Ormai è risaputo: sarà il Robin Hood di Ridley Scott, quinta collaborazione del regista con Russell Crowe (la prima fu Il Gladiatore, che valse l’Oscar all’attore australiano), ad aprire il prossimo 12 maggio il 63mo festival di Cannes.
Una storia che abbiamo sentito e visto molte volte, quella di “Robin dei boschi, che ruba ai ricchi per dare ai poveri” – consultando la banca dati del cinema ci sono 98 film, o telefilm dedicati all’antieroe di Nottingham – ma che stavolta sembra davvero poter offrire nuova linfa al mito grazie a un approccio radicalmente diverso dalle traduzioni romanzesche che abbiamo conosciuto in passato.

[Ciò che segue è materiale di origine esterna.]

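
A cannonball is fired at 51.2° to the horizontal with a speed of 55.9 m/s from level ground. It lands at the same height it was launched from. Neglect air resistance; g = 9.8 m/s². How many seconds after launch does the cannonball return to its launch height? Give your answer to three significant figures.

Vertical component: v_y = 55.9 sin 51.2° = 43.56 m/s.
For a projectile landing at launch height, time of flight is t = 2 v_y / g = 2 × 43.56 / 9.8 = 8.89 s.

8.89 s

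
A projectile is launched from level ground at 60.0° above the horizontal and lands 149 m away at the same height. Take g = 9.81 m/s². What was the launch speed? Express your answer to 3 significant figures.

41.1 m/s

On level ground, R = v₀² sin(2θ) / g, so v₀ = √(R g / sin 2θ).
sin(2 × 60.0°) = 0.8660.
v₀ = √(149 × 9.81 / 0.8660) = √1688 = 41.1 m/s.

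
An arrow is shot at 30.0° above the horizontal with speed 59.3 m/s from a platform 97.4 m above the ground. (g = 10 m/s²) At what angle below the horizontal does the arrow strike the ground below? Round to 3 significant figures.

46.0°

v_x = 59.3 cos 30.0° = 51.36 m/s.
At impact |v_y| = √(v_y0² + 2 g h) = √(29.65² + 2×10×97.4) = 53.17 m/s.
Angle below horizontal = arctan(|v_y| / v_x) = arctan(53.17 / 51.36) = 46.0°.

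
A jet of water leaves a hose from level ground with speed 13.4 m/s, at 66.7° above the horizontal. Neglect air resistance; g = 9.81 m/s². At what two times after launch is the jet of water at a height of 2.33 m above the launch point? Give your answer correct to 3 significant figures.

v_y0 = 13.4 sin 66.7° = 12.31 m/s.
Set y = v_y0 t − ½ g t² = 2.33: 4.905 t² − 12.31 t + 2.33 = 0.
t = [12.31 ± √(151.5 − 45.71)] / 9.81 = (12.31 ± 10.29) / 9.81, giving t = 0.206 s or t = 2.30 s.
So the jet of water is at 2.33 m at t = 0.206 s (rising) and t = 2.30 s (falling).

0.206 s and 2.30 s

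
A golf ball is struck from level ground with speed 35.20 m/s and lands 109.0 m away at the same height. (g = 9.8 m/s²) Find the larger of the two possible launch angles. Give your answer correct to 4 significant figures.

Level-ground range: R = v₀² sin(2θ)/g ⇒ sin 2θ = R g / v₀² = 109.0×9.8/35.20² = 0.8621.
2θ = arcsin(0.8621) = 59.553° or 180° − 59.553° = 120.447°.
So θ = 29.78° or θ = 60.22°.

60.22°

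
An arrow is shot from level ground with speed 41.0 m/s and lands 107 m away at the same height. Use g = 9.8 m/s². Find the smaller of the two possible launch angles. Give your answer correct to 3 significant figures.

19.3°

Level-ground range: R = v₀² sin(2θ)/g ⇒ sin 2θ = R g / v₀² = 107×9.8/41.0² = 0.6238.
2θ = arcsin(0.6238) = 38.59° or 180° − 38.59° = 141.41°.
So θ = 19.3° or θ = 70.7°.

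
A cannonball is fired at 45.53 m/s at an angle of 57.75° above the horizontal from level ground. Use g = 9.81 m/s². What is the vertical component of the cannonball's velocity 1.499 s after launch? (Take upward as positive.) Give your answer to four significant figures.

23.80 m/s

Initial vertical component: v_y0 = 45.53 sin 57.75° = 38.506 m/s.
v_y(t) = v_y0 − g t = 38.506 − 9.81 × 1.499 = 23.80 m/s.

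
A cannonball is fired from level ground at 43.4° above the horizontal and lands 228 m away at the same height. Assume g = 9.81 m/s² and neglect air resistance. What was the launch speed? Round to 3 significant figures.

On level ground, R = v₀² sin(2θ) / g, so v₀ = √(R g / sin 2θ).
sin(2 × 43.4°) = 0.9984.
v₀ = √(228 × 9.81 / 0.9984) = √2240 = 47.3 m/s.

47.3 m/s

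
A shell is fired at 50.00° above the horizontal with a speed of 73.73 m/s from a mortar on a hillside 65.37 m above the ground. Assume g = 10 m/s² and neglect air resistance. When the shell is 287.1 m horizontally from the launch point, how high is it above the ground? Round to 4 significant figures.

224.0 m

v_x = 73.73 cos 50.00° = 47.393 m/s, v_y0 = 73.73 sin 50.00° = 56.480 m/s.
Time to reach x = 287.1 m: t = x / v_x = 287.1 / 47.393 = 6.0579 s.
y = 65.37 + v_y0 t − ½ g t² = 65.37 + 56.480×6.0579 − 5.000×6.0579² = 224.0 m.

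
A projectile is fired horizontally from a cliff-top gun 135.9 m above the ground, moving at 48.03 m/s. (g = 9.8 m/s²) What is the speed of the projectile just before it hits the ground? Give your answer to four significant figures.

70.50 m/s

Fall time: t = √(2 × 135.9 / 9.8) = 5.2664 s.
At impact: v_x = 48.03 m/s (unchanged), v_y = g t = 9.8 × 5.2664 = 51.611 m/s.
Speed = √(v_x² + v_y²) = √(2306.9 + 2663.7) = 70.50 m/s.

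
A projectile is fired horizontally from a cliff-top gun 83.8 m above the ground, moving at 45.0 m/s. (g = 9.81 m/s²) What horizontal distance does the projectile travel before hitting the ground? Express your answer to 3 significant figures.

186 m

Initial vertical velocity is zero, so the fall time comes from h = ½ g t²: t = √(2 × 83.8 / 9.81) = 4.133 s.
Horizontal motion is uniform at 45.0 m/s, so x = 45.0 × 4.133 = 186 m.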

Non a caso, all’inizio il film doveva chiamarsi Nottingham e vedere Crowe nel duplice ruolo di Robin e del perfido sceriffo (fratelli separati alla nascita o medesima persona sotto diverse spoglie, non lo sapremo mai).
Tornato nei ranghi con un canovaccio più tradizionale, Scott assicura comunque sostanziali variazioni sul tema: “quello che abbiamo cercato di fare – dichiara il regista – è porre l’epica in un contesto storico più reale e accurato”. Dunque meno romanticismo e un Robin più violento, più ladro e decisamente meno gentiluomo. “Robin Hood è una leggenda, ma è una leggenda nata in un periodo storico ben preciso”, conclude il regista.

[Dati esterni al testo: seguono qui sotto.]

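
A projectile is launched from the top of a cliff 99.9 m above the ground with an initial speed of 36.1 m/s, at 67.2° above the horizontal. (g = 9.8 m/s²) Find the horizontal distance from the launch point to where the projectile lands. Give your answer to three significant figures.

Components: v_x = 36.1 cos 67.2° = 13.99 m/s, v_y = 36.1 sin 67.2° = 33.28 m/s.
Vertical: 0 = 99.9 + 33.28 t − ½(9.8) t² ⇒ 4.900 t² − 33.28 t − 99.9 = 0.
t = [33.28 + √(1108 + 1958)] / 9.800 = 9.046 s.
Horizontal: R = v_x · t = 13.99 × 9.046 = 127 m.

127 m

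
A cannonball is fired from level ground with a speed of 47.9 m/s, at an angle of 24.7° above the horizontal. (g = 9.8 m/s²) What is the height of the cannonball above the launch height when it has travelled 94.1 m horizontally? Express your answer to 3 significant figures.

v_x = 47.9 cos 24.7° = 43.52 m/s, v_y0 = 47.9 sin 24.7° = 20.02 m/s.
Time to reach x = 94.1 m: t = x / v_x = 94.1 / 43.52 = 2.162 s.
y = v_y0 t − ½ g t² = 20.02×2.162 − 4.900×2.162² = 20.4 m.

20.4 m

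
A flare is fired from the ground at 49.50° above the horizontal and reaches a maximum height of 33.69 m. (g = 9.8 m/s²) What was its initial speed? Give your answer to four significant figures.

33.79 m/s

At maximum height v_y = 0, so (v₀ sin θ)² = 2 g H.
v₀ sin 49.50° = √(2 × 9.8 × 33.69) = 25.697 m/s.
v₀ = 25.697 / sin 49.50° = 25.697 / 0.7604 = 33.79 m/s.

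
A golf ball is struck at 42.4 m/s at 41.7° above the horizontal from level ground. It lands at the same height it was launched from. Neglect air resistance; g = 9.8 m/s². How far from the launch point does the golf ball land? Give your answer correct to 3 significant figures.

182 m

Components: v_x = 42.4 cos 41.7° = 31.66 m/s, v_y = 42.4 sin 41.7° = 28.21 m/s.
Time of flight (same landing height): t = 2 v_y / g = 2 × 28.21 / 9.8 = 5.757 s.
Range: R = v_x · t = 31.66 × 5.757 = 182 m.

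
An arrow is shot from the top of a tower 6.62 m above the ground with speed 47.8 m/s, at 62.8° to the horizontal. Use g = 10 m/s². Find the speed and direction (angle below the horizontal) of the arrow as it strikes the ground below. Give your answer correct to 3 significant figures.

v_x = 47.8 cos 62.8° = 21.85 m/s (constant).
|v_y| at impact = √((42.51)² + 2×10×6.62) = 44.04 m/s.
Speed = √(21.85² + 44.04²) = 49.2 m/s; angle = arctan(44.04/21.85) = 63.6° below horizontal.

49.2 m/s at 63.6° below the horizontal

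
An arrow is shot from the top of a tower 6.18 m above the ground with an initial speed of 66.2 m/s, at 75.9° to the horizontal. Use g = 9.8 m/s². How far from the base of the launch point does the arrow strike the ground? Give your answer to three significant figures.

Components: v_x = 66.2 cos 75.9° = 16.13 m/s, v_y = 66.2 sin 75.9° = 64.21 m/s.
Vertical: 0 = 6.18 + 64.21 t − ½(9.8) t² ⇒ 4.900 t² − 64.21 t − 6.18 = 0.
t = [64.21 + √(4123 + 121.1)] / 9.800 = 13.20 s.
Horizontal: R = v_x · t = 16.13 × 13.20 = 213 m.

213 m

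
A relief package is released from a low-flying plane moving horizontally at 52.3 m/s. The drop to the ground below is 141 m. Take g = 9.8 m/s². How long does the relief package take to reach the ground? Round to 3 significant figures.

The horizontal speed doesn't affect the fall. With v_y0 = 0, h = ½ g t².
t = √(2 × 141 / 9.8) = √28.78 = 5.36 s.

5.36 s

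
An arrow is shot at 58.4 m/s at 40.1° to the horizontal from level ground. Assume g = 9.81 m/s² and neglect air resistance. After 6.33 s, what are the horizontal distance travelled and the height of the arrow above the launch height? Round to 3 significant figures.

x = 283 m, y = 41.6 m

v_x = 58.4 cos 40.1° = 44.67 m/s; v_y0 = 58.4 sin 40.1° = 37.62 m/s.
x = v_x t = 44.67 × 6.33 = 283 m.
y = v_y0 t − ½ g t² = 37.62×6.33 − 4.905×6.33² = 41.6 m.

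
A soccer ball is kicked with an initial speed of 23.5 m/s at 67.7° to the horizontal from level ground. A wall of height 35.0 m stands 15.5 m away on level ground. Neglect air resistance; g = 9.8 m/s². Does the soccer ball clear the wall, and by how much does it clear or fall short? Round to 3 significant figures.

v_x = 23.5 cos 67.7° = 8.917 m/s; v_y0 = 23.5 sin 67.7° = 21.74 m/s.
Time to reach the wall: t = 15.5 / 8.917 = 1.738 s.
Height at that point: y = 21.74×1.738 − 4.900×1.738² = 22.98 m.
That is 35.0 − 22.98 = 12.0 m below the top of the wall, so the soccer ball does not clear it.

No — it falls 12.0 m short of clearing the wall.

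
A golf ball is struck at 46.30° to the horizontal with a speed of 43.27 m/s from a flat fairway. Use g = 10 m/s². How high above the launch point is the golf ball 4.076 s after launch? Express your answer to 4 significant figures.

44.44 m

v_y0 = 43.27 sin 46.30° = 31.283 m/s.
y(t) = v_y0 t − ½ g t² = 31.283×4.076 − 5.000×4.076² = 44.44 m.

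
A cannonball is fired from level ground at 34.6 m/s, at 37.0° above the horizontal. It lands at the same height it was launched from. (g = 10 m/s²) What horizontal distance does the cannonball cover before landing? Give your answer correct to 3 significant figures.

115 m

For level ground, R = v₀² sin(2θ) / g.
sin(2 × 37.0°) = sin 74.00° = 0.9613.
R = (34.6)² × 0.9613 / 10 = 115 m.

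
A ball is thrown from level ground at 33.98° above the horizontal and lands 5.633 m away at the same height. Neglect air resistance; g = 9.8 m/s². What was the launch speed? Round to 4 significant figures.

On level ground, R = v₀² sin(2θ) / g, so v₀ = √(R g / sin 2θ).
sin(2 × 33.98°) = 0.9269.
v₀ = √(5.633 × 9.8 / 0.9269) = √59.557 = 7.717 m/s.

7.717 m/s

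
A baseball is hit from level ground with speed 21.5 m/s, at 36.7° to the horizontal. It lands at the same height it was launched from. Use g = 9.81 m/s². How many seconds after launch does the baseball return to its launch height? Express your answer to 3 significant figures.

Vertical component: v_y = 21.5 sin 36.7° = 12.85 m/s.
For a projectile landing at launch height, time of flight is t = 2 v_y / g = 2 × 12.85 / 9.81 = 2.62 s.

2.62 s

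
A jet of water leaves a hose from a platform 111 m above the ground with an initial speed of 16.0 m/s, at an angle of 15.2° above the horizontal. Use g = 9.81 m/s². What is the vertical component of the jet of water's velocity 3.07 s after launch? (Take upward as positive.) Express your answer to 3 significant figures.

-25.9 m/s

Initial vertical component: v_y0 = 16.0 sin 15.2° = 4.195 m/s.
v_y(t) = v_y0 − g t = 4.195 − 9.81 × 3.07 = -25.9 m/s.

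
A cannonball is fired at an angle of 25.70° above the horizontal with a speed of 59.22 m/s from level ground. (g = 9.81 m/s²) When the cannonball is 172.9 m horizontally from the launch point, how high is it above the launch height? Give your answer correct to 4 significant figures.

v_x = 59.22 cos 25.70° = 53.362 m/s, v_y0 = 59.22 sin 25.70° = 25.681 m/s.
Time to reach x = 172.9 m: t = x / v_x = 172.9 / 53.362 = 3.2401 s.
y = v_y0 t − ½ g t² = 25.681×3.2401 − 4.905×3.2401² = 31.72 m.

31.72 m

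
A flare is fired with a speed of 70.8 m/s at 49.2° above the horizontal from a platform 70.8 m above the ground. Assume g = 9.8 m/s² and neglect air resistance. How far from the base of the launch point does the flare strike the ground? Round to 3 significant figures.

Components: v_x = 70.8 cos 49.2° = 46.26 m/s, v_y = 70.8 sin 49.2° = 53.60 m/s.
Vertical: 0 = 70.8 + 53.60 t − ½(9.8) t² ⇒ 4.900 t² − 53.60 t − 70.8 = 0.
t = [53.60 + √(2873 + 1388)] / 9.800 = 12.13 s.
Horizontal: R = v_x · t = 46.26 × 12.13 = 561 m.

561 m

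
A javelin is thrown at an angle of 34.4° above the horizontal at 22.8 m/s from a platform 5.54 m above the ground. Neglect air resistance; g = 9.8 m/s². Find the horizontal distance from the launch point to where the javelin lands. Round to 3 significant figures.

Components: v_x = 22.8 cos 34.4° = 18.81 m/s, v_y = 22.8 sin 34.4° = 12.88 m/s.
Vertical: 0 = 5.54 + 12.88 t − ½(9.8) t² ⇒ 4.900 t² − 12.88 t − 5.54 = 0.
t = [12.88 + √(165.9 + 108.6)] / 9.800 = 3.005 s.
Horizontal: R = v_x · t = 18.81 × 3.005 = 56.5 m.

56.5 m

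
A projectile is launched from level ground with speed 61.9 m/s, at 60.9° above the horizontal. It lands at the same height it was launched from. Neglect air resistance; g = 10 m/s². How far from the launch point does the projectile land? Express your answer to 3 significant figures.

Components: v_x = 61.9 cos 60.9° = 30.10 m/s, v_y = 61.9 sin 60.9° = 54.09 m/s.
Time of flight (same landing height): t = 2 v_y / g = 2 × 54.09 / 10 = 10.82 s.
Range: R = v_x · t = 30.10 × 10.82 = 326 m.

326 m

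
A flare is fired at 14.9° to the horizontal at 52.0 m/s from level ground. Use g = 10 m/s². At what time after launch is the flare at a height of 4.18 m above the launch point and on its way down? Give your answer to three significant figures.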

“Ho letto tonnellate di libri su Robin Hood – racconta l’interprete Russel Crowe – alcuni altamente intellettuali, altri solo divertenti. C’è un periodo di tempo di circa 300 anni in cui questa leggenda sembra essersi sviluppata. Di lui si è detto e scritto di tutto, storie agli opposti: Robin Hood è stato un pazzo che viveva nella foresta e tagliava la testa alle sue vittime, qualche volta anche le mani, ma anche il più gentiluomo dei fuorilegge”.

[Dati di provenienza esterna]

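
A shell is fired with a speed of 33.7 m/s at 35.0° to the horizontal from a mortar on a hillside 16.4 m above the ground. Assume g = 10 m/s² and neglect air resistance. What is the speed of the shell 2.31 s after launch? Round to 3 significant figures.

v_x = 33.7 cos 35.0° = 27.61 m/s (constant).
v_y(t) = 33.7 sin 35.0° − g t = 19.33 − 10 × 2.31 = -3.770 m/s.
Speed = √(v_x² + v_y²) = √(762.3 + 14.21) = 27.9 m/s.

27.9 m/s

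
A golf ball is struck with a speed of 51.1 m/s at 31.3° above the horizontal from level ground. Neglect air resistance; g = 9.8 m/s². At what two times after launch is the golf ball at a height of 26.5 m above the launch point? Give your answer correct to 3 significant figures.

1.32 s and 4.10 s

v_y0 = 51.1 sin 31.3° = 26.55 m/s.
Set y = v_y0 t − ½ g t² = 26.5: 4.900 t² − 26.55 t + 26.5 = 0.
t = [26.55 ± √(704.9 − 519.4)] / 9.8 = (26.55 ± 13.62) / 9.8, giving t = 1.32 s or t = 4.10 s.
So the golf ball is at 26.5 m at t = 1.32 s (rising) and t = 4.10 s (falling).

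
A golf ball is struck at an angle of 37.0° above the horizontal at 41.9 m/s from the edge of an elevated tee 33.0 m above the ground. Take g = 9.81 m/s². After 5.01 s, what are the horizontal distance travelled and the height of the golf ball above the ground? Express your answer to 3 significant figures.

x = 168 m, y = 36.2 m

v_x = 41.9 cos 37.0° = 33.46 m/s; v_y0 = 41.9 sin 37.0° = 25.22 m/s.
x = v_x t = 33.46 × 5.01 = 168 m.
y = 33.0 + v_y0 t − ½ g t² = 36.2 m.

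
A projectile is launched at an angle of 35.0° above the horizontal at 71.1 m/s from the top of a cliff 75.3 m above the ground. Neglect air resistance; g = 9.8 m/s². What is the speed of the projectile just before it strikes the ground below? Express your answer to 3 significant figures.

v_x = 71.1 cos 35.0° = 58.24 m/s is unchanged throughout.
For the vertical component, v_y² = v_y0² + 2 g h = (40.78)² + 2×9.8×75.3 = 3139, so |v_y| = 56.03 m/s.
Impact speed = √(v_x² + v_y²) = √(3392 + 3139) = 80.8 m/s.

80.8 m/s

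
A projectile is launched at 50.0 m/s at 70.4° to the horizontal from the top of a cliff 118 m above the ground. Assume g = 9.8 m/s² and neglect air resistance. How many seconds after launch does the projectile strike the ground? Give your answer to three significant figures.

11.7 s

Vertical component: v_y = 50.0 sin 70.4° = 47.10 m/s.
Taking up as positive with launch at y = 118 m, landing at y = 0: 0 = 118 + 47.10 t − ½(9.8) t².
Solving 4.900 t² − 47.10 t − 118 = 0 gives t = [47.10 + √(47.10² + 4·4.900·118)] / 9.800 = 11.7 s.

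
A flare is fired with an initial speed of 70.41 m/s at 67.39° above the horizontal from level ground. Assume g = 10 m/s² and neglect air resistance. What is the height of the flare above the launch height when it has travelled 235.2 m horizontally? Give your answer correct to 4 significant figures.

187.3 m

v_x = 70.41 cos 67.39° = 27.070 m/s, v_y0 = 70.41 sin 67.39° = 64.999 m/s.
Time to reach x = 235.2 m: t = x / v_x = 235.2 / 27.070 = 8.6886 s.
y = v_y0 t − ½ g t² = 64.999×8.6886 − 5.000×8.6886² = 187.3 m.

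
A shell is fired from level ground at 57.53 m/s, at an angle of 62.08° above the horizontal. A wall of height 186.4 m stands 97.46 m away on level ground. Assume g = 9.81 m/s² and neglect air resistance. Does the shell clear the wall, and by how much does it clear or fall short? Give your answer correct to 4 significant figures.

v_x = 57.53 cos 62.08° = 26.938 m/s; v_y0 = 57.53 sin 62.08° = 50.834 m/s.
Time to reach the wall: t = 97.46 / 26.938 = 3.6179 s.
Height at that point: y = 50.834×3.6179 − 4.905×3.6179² = 119.71 m.
That is 186.4 − 119.71 = 66.69 m below the top of the wall, so the shell does not clear it.

No — it falls 66.69 m short of clearing the wall.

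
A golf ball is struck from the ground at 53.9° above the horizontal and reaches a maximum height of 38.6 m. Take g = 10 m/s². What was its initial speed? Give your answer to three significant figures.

34.4 m/s

At maximum height v_y = 0, so (v₀ sin θ)² = 2 g H.
v₀ sin 53.9° = √(2 × 10 × 38.6) = 27.78 m/s.
v₀ = 27.78 / sin 53.9° = 27.78 / 0.8080 = 34.4 m/s.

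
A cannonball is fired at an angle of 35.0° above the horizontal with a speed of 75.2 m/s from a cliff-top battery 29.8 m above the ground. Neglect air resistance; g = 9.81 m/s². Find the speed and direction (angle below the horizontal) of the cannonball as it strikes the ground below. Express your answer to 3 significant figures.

79.0 m/s at 38.8° below the horizontal

v_x = 75.2 cos 35.0° = 61.60 m/s (constant).
|v_y| at impact = √((43.13)² + 2×9.81×29.8) = 49.45 m/s.
Speed = √(61.60² + 49.45²) = 79.0 m/s; angle = arctan(49.45/61.60) = 38.8° below horizontal.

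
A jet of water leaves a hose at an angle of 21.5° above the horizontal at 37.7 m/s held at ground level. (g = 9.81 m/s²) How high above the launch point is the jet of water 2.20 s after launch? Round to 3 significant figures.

6.66 m

v_y0 = 37.7 sin 21.5° = 13.82 m/s.
y(t) = v_y0 t − ½ g t² = 13.82×2.20 − 4.905×2.20² = 6.66 m.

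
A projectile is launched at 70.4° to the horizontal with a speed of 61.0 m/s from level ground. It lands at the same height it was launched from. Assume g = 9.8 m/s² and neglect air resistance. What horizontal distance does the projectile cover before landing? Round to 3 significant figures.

Components: v_x = 61.0 cos 70.4° = 20.46 m/s, v_y = 61.0 sin 70.4° = 57.47 m/s.
Time of flight (same landing height): t = 2 v_y / g = 2 × 57.47 / 9.8 = 11.73 s.
Range: R = v_x · t = 20.46 × 11.73 = 240 m.

240 m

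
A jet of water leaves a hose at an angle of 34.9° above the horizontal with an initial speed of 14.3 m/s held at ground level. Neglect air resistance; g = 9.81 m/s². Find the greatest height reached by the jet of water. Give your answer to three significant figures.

Vertical component of launch velocity: v_y = 14.3 sin 34.9° = 8.182 m/s.
At the highest point the vertical velocity is zero, so v_y² = 2 g h_max.
h_max = (8.182)² / (2 × 9.81) = 66.95 / 19.62 = 3.41 m.

3.41 m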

Chi fosse veramente Robin Hood non è dato saperlo, e Ridley Scott non ha la pretesa di fare chiarezza. “Il mio è un punto di vista, ma forse è un punto di vista più credibile di quelli raccontati finora”. “Credo che ci sia qualcosa di meraviglioso in una storia che dura per così tanto tempo – aggiunge ancora Crowe – La cosa che mi attrae personalmente, e che mi ha attratto sin da quando ero bambino è che, chiunque fosse, faceva qualcosa per qualcuno che non aveva la forza di agire per conto proprio.
Era un ragazzo che rubava. Ok, possiamo anche chiamarlo ladro, ma nello stesso tempo la metafora della sua avventura è fantastica e quello che spero di fare è di renderlo ancora una volta speciale”.